Source: Belo Corp., FactSet. Data in millions of $.

Gannett's bid for Belo implies a price-to-earnings ratio of 16 on the profit of 86 cents expected for the coming four quarters, both high for the stock and for similar companies in the industry. Belo's average next-12-months multiple over the past five years is 9, whereas the peak in that time was 17.4. Lin TV (TVL), Nexstar Broadcasting (NXST) and Sinclair Broadcast (SBGI) trade at forward multiples of 9.8 to 14.1, according to FactSet.
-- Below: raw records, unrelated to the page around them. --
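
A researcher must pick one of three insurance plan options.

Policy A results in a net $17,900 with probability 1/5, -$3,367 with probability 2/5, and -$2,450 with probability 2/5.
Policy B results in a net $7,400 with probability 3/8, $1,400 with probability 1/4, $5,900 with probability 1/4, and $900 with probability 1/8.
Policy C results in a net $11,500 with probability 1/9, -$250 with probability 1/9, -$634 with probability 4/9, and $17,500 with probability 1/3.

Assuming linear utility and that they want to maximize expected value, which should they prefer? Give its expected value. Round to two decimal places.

Policy A = 1/5 × 17900 + 2/5 × (-3367) + 2/5 × (-2450) = 3580 − 1346.8 − 980 = 1253.2
Policy B = 3/8 × 7400 + 1/4 × 1400 + 1/4 × 5900 + 1/8 × 900 = 2775 + 350 + 1475 + 112.5 = 4712.5
Policy C = 1/9 × 11500 + 1/9 × (-250) + 4/9 × (-634) + 1/3 × 17500 = 1277.7778 − 27.7778 − 281.7778 + 5833.3333 = 6801.5556

Policy C ($6,801.56)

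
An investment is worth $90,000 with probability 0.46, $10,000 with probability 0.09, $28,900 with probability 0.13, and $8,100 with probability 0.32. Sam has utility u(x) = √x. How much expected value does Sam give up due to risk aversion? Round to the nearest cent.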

Seattle-based acquisition target Fisher Communications (FSCI) carries a 23.5 P/E.

With this being the industry's second notable tie-up in a matter of days, TV stocks were trading higher on hopes the purchases might carry on, led by a 9.7% advance in Lin. Earlier this month, Media General (MEG) said it would acquire New Young Broadcasting, forming a station owner with 30 network affiliates in 27 U.S. markets. Combined, those two would have had revenue of $605 million last year. Already before that, Sinclair said in April it would buy Fisher.

Belo had revenue of $714.7 million last year. Gannett recorded a top line of $5.4 billion, while broadcast revenue totaled $906 million, around 17% of the overall figure. Gannett expects to close the transaction by the end of the year, assuming it gets shareholder approval, antitrust clearance and the go-ahead from the Federal Communications Commission.